I would usually expect to be able to print out the full web page but because of the erroneous Content-Length I get the following output and segfault.
Received 1752 bytes
Received total of 248784 bytes of 105585
Program received signal SIGSEGV, Segmentation fault.
__memmove_sse2_unaligned_erms () at ../sysdeps/x86_64/multiarch/memmove-vec-unaligned-erms.S:404
404 ../sysdeps/x86_64/multiarch/memmove-vec-unaligned-erms.S: No such file or directory.
我应该如何处理内容长度不正确的页面?
How should I handle pages that give incorrect Content-Length?
推荐答案
对HEAD
请求的响应中的Content-length
不相关.仅包含实际正文的响应中的Content-length
是相关的(即对GET
,POST
...的响应).并且此Content-length
应该用于读取HTTP正文,即,首先读取HTTP标头,确定长度,然后按指定的方式读取正文.即使可以读取更多数据,它们也不属于响应主体.
The Content-length
in the response to a HEAD
request is of no relevance. Only the Content-length
in the response containing the actual body is relevant (i.e. response to GET
, POST
...). And this Content-length
should be used to read the HTTP body, i.e. first read the HTTP header, determine the length and then read the body as specified. Even if more data could be read they don't belong to the response body.

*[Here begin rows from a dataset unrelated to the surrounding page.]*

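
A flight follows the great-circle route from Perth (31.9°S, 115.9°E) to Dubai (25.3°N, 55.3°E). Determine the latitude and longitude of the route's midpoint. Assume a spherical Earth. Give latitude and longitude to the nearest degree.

From cos δ = sin φ₁ sin φ₂ + cos φ₁ cos φ₂ cos Δλ, the central angle is δ ≈ 1.419 rad (81.3°).
Interpolate at f = 1/2 with slerp weights a = sin((1−f)δ)/sin δ ≈ 0.659, b = sin(fδ)/sin δ ≈ 0.659.
p = a·p₁ + b·p₂ ≈ (0.095, 0.993, -0.067); φ = arcsin(p_z) ≈ -3.82°, λ = atan2(p_y, p_x) ≈ 84.55°.

≈ 4°S, 85°E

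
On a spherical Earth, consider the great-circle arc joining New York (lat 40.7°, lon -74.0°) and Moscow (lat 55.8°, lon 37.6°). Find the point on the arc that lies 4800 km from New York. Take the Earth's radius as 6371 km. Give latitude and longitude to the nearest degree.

≈ lat 65°, lon -10°

Write both endpoints as unit vectors p₁, p₂ with components (cos φ cos λ, cos φ sin λ, sin φ).
The central angle between the endpoints is δ = arccos(p₁·p₂) ≈ 1.178 rad (67.5°). The total great-circle distance is δ·R ≈ 1.178 × 6371 ≈ 7507 km, so the target fraction is f = 4800/7507 ≈ 0.639.
Interpolate at f ≈ 0.639 with slerp weights a = sin((1−f)δ)/sin δ ≈ 0.446, b = sin(fδ)/sin δ ≈ 0.740.
p = a·p₁ + b·p₂ ≈ (0.423, -0.071, 0.903); φ = arcsin(p_z) ≈ 64.60°, λ = atan2(p_y, p_x) ≈ -9.56°.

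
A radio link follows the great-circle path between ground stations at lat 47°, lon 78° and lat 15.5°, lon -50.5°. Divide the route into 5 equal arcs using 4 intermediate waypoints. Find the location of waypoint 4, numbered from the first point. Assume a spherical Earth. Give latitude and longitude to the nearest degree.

≈ lat 32°, lon -37°

The haversine formula gives a central angle δ ≈ 1.786 rad (102.3°) between the endpoints.
Interpolate at f = 4/5 with slerp weights a = sin((1−f)δ)/sin δ ≈ 0.358, b = sin(fδ)/sin δ ≈ 1.013.
p = a·p₁ + b·p₂ ≈ (0.672, -0.515, 0.533); φ = arcsin(p_z) ≈ 32.18°, λ = atan2(p_y, p_x) ≈ -37.45°.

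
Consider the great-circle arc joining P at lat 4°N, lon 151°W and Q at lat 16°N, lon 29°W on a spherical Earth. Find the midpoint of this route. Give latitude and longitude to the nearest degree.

≈ lat 20°N, lon 92°W

Convert each endpoint to a unit vector on the sphere (x = cos φ cos λ, y = cos φ sin λ, z = sin φ).
The central angle between the endpoints is δ = arccos(p₁·p₂) ≈ 2.082 rad (119.3°).
Interpolate at f = 1/2 with slerp weights a = sin((1−f)δ)/sin δ ≈ 0.989, b = sin(fδ)/sin δ ≈ 0.989.
p = a·p₁ + b·p₂ ≈ (-0.031, -0.939, 0.342); φ = arcsin(p_z) ≈ 19.98°, λ = atan2(p_y, p_x) ≈ -91.91°.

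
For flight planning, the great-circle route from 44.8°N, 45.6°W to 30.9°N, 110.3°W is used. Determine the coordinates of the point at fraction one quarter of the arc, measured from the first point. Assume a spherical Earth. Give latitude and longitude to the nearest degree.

Write both endpoints as unit vectors p₁, p₂ with components (cos φ cos λ, cos φ sin λ, sin φ).
The central angle between the endpoints is δ = arccos(p₁·p₂) ≈ 0.899 rad (51.5°).
Interpolate at f = 1/4 with slerp weights a = sin((1−f)δ)/sin δ ≈ 0.798, b = sin(fδ)/sin δ ≈ 0.285.
p = a·p₁ + b·p₂ ≈ (0.311, -0.634, 0.708); φ = arcsin(p_z) ≈ 45.10°, λ = atan2(p_y, p_x) ≈ -63.84°.

≈ 45°N, 64°W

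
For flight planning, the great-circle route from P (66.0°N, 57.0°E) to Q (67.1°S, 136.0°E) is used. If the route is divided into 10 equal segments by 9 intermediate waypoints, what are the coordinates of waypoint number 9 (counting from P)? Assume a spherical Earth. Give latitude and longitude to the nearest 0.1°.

Convert each endpoint to a unit vector on the sphere (x = cos φ cos λ, y = cos φ sin λ, z = sin φ).
The central angle between the endpoints is δ = arccos(p₁·p₂) ≈ 2.517 rad (144.2°).
Interpolate at f = 9/10 with slerp weights a = sin((1−f)δ)/sin δ ≈ 0.426, b = sin(fδ)/sin δ ≈ 1.314.
p = a·p₁ + b·p₂ ≈ (-0.273, 0.501, -0.821); φ = arcsin(p_z) ≈ -55.22°, λ = atan2(p_y, p_x) ≈ 118.65°.

≈ (55.2°S, 118.6°E)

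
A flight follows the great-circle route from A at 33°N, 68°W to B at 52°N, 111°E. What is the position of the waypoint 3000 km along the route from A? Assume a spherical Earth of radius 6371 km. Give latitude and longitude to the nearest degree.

Write both endpoints as unit vectors p₁, p₂ with components (cos φ cos λ, cos φ sin λ, sin φ).
The central angle between the endpoints is δ = arccos(p₁·p₂) ≈ 1.658 rad (95.0°). The total great-circle distance is δ·R ≈ 1.658 × 6371 ≈ 10563 km, so the target fraction is f = 3000/10563 ≈ 0.284.
Interpolate at f ≈ 0.284 with slerp weights a = sin((1−f)δ)/sin δ ≈ 0.931, b = sin(fδ)/sin δ ≈ 0.455.
p = a·p₁ + b·p₂ ≈ (0.192, -0.462, 0.866); φ = arcsin(p_z) ≈ 59.98°, λ = atan2(p_y, p_x) ≈ -67.44°.

≈ 60°N, 67°W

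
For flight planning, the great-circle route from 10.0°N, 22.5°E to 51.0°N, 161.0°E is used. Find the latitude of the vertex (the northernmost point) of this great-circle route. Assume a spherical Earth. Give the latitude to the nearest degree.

≈ 64°N

The great circle lies in the plane with unit normal n̂ = (p₁ × p₂)/|p₁ × p₂|.
Here n̂_z ≈ +0.435; the vertex latitude is φ_max = arccos|n̂_z| ≈ 64.2°.
Check via Clairaut: cos φ_max = |cos φ₁| · sin C = cos(10.0°)·sin(26.2°) ≈ 0.435, again giving ≈ 64.2°.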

除此之外,您正在执行HTTP/1.1请求.这意味着服务器可能使用Transfer-Encoding: chunked
,在这种情况下,Content-length
的值也无关紧要.相反,分块编码具有优先权,您需要根据每个给定块的长度读取主体的所有块.
Apart from that you are doing a HTTP/1.1 request. This means that the server might use Transfer-Encoding: chunked
in which case the value of Content-length
is irrelevant too. Instead chunked encoding takes preference and you need to read all the chunks of the body based on the length of each given chunk.
这篇关于HTTP标头错误报告内容长度时该怎么办的文章就介绍到这了,希望我们推荐的答案对大家有所帮助,也希望大家多多支持IT屋!